After that I dragged Babe up an easy 5.8 crack climb, but managed to fall on it as well as a result of not paying attention to my feet and slipping on easy ground.  Unlike the earlier falls which ended with me dangling in space, this one hurt as I hit a ledge with my hip after about eight feet.  I finished the climb and Babe cruised right up it on a top rope.  It was not my best day despite the fact that I have been climbing well and feeling strong.
Sunrise
Full Moon Rise
The bad weather drives almost everyone out of the park except for us; talk about having your own private Idaho!  Babe tried out the new Massif knee pads in a non-climbing activity that left her boyfriend gasping for breath.  I had used the knee pads earlier to both climb a chimney and reciprocate the extracurricular pleasure, and am very impressed with the comfort, protection and flexibility they offer.  Kudos to Mike Munter for developing them; there are way better than any knee pads I have climbed with previously.  Babe wanders off to explore the caves and extraordinary rock features that surround us while I spend the morning working on this blog.  I spy her an hour later, sunbathing au naturel off in the distance amidst the rocks.  Damn that girl is pretty!
Blogging
Troll cave
Rock Nymph
The storm front blows through and the temperature climbs into the 60’s with sun, so we venture out of the main climbing area to do some multi-pitch routes on the fringe of the Park.  We climb two long alpine routes on the largest cliff in the City, Steinfeld's Dome.  The climbing is moderate, bolt (over) protected, and the scenery is stunning.  While belaying Babe, a large golden eagle soars lazily beneath us, effortlessly riding the wind as if were surfing a wave.  That is one skill we both covet.

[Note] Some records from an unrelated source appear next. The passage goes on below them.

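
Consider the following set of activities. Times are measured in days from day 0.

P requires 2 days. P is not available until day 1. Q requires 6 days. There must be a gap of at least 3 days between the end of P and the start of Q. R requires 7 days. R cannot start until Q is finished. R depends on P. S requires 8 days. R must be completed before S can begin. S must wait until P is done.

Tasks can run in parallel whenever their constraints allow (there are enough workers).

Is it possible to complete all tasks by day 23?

No

P cannot begin until its own release at day 1. It runs from day 1 to 1 + 2 = day 3.
After P (finishes day 3, plus 3-day gap → day 6), Q can start at day 6 and finishes at day 12.
For R: Q (finishes day 12); P (finishes day 3). Taking the maximum gives a start of day 12, and it finishes at 12 + 7 = day 19.
S cannot start until R (finishes day 19); P (finishes day 3). The controlling bound is day 19, so S finishes at 19 + 8 = day 27.
The earliest everything can be done is day 27, which is after the deadline of 23, so it is not possible.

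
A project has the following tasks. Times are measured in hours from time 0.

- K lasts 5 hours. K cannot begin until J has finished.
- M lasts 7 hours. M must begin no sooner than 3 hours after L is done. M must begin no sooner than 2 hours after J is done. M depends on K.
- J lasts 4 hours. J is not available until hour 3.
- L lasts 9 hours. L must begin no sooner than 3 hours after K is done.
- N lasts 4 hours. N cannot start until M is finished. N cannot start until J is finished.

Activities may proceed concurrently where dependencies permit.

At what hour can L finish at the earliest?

24

J cannot begin until its own release at hour 3. It runs from hour 3 to 3 + 4 = hour 7.
After J (finishes hour 7), K can start at hour 7 and finishes at hour 12.
L cannot begin until K (finishes hour 12, plus 3-hour gap → hour 15). It runs from hour 15 to 15 + 9 = hour 24.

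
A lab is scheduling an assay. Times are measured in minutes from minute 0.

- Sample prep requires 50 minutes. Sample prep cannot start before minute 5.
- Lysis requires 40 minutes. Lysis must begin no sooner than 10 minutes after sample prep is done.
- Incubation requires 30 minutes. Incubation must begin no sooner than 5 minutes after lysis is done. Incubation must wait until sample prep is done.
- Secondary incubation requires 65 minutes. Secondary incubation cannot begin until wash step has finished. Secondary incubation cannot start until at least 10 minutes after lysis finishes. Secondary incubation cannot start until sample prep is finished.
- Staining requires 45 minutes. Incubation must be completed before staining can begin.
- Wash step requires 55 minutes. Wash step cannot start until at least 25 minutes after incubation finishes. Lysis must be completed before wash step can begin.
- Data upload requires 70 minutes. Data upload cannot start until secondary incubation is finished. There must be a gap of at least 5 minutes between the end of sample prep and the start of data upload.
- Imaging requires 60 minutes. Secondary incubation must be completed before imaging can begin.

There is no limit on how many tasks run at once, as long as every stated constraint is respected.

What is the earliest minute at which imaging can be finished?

Sample prep cannot begin until its own release at minute 5. It runs from minute 5 to 5 + 50 = minute 55.
Lysis waits on sample prep (finishes minute 55, plus 10-minute gap → minute 65), so it starts at minute 65 and finishes at 65 + 40 = minute 105.
For incubation: lysis (finishes minute 105, plus 5-minute gap → minute 110); sample prep (finishes minute 55). Taking the maximum gives a start of minute 110, and it finishes at 110 + 30 = minute 140.
For wash step: incubation (finishes minute 140, plus 25-minute gap → minute 165); lysis (finishes minute 105). Taking the maximum gives a start of minute 165, and it finishes at 165 + 55 = minute 220.
Secondary incubation needs all of wash step (finishes minute 220); lysis (finishes minute 105, plus 10-minute gap → minute 115); sample prep (finishes minute 55). That puts its earliest start at minute 220; it finishes at 220 + 65 = minute 285.
Imaging waits on secondary incubation (finishes minute 285), so it starts at minute 285 and finishes at 285 + 60 = minute 345.

345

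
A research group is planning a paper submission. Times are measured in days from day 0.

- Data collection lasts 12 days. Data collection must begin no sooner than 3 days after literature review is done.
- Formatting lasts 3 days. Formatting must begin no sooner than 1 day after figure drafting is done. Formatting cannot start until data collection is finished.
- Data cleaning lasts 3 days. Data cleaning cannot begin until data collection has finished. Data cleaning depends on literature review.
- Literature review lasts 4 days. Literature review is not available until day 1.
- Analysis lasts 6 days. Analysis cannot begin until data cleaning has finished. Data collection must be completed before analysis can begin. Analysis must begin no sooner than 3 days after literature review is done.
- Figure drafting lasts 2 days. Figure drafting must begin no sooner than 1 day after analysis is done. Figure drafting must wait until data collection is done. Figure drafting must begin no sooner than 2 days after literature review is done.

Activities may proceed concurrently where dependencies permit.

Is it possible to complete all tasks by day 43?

Yes

Literature review waits on its own release at day 1, so it starts at day 1 and finishes at 1 + 4 = day 5.
Data collection waits on literature review (finishes day 5, plus 3-day gap → day 8), so it starts at day 8 and finishes at 8 + 12 = day 20.
For data cleaning: data collection (finishes day 20); literature review (finishes day 5). Taking the maximum gives a start of day 20, and it finishes at 20 + 3 = day 23.
Analysis needs all of data cleaning (finishes day 23); data collection (finishes day 20); literature review (finishes day 5, plus 3-day gap → day 8). That puts its earliest start at day 23; it finishes at 23 + 6 = day 29.
Figure drafting has to wait for analysis (finishes day 29, plus 1-day gap → day 30); data collection (finishes day 20); literature review (finishes day 5, plus 2-day gap → day 7). The latest of these is day 30, so figure drafting runs day 30 to 30 + 2 = day 32.
Formatting needs all of figure drafting (finishes day 32, plus 1-day gap → day 33); data collection (finishes day 20). That puts its earliest start at day 33; it finishes at 33 + 3 = day 36.
Every task is finished by day 36, which is no later than the deadline of 43, so the schedule is feasible.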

Steinfeld's Dome & the Thumb
Cruising
Rappelling off Steinfelds
Afterwards we hike back to the car and drive into the town of Almo where Babe is planning to treat me to dinner.  Guess she was getting tired of my campfire cooking.  Headed down the road out of the Park the old California Trail spreads out beneath us, the same path taken by early settlers with gold fever.  I am overcome with a feeling that I have only experienced a few times in my life: a complete oneness with the land and all that surrounds me.  Barely able to speak, I whisper to Babe that I felt the hand of god; both humbling and completely rapturous at the same time.  Despite being raised as an atheist, it brings tears to my eyes to feel so connected to life and nature.  I realize once again that there is a level of connectivity that binds everything together, even if I am not normally aware of it on a conscious level.
Pre-bliss moment
California Trail
I like to work and have been exceedingly lucky to have worked at several great companies with phenomenal people, doing meaningful work that I loved.  But one of the thoughts that has crystallized for both of us on this trip is that like most Americans, too much of our lives has been spent working and not enough time has been spent connecting with our spiritual beings.  While some may be able to make that connection through church or organized religion, that never worked for me.  I can only seem to find that inner peace and understanding of my place in the greater cosmos when I’m in the wilderness.  Bill Gore, the founder of Gore, used to tell me that the key to life was finding that balance between work, family and whatever helped you find that spiritual center.  He found his in the outdoors as well.

Our last day, we decide to visit Castle Rock State Park which adjoins the City.  Thanks to the Access Fund this area opened to climbing a few years earlier and contains some of the best rock and finest routes in the area.  We climb a 5-pitch sport route and find ourselves rappelling in the first drops of rain from approaching thunderstorms and another weather change.
Castle Rock
We are off to the Tetons.  Along the way we stop off to visit Babe’s mother Ree in Idaho Falls.  If there is one word to describe Ree it would probably be extra-terrestrial; she is a free spirit to say the least.  At one point she was stopped crossing the Canadian border because Babe had filed a missing person’s report on her as she hadn’t been seen or heard from in nearly a year.  But Ree has a good heart and is very happy about our visit.  It is cold and blustery when we drive north to Montana.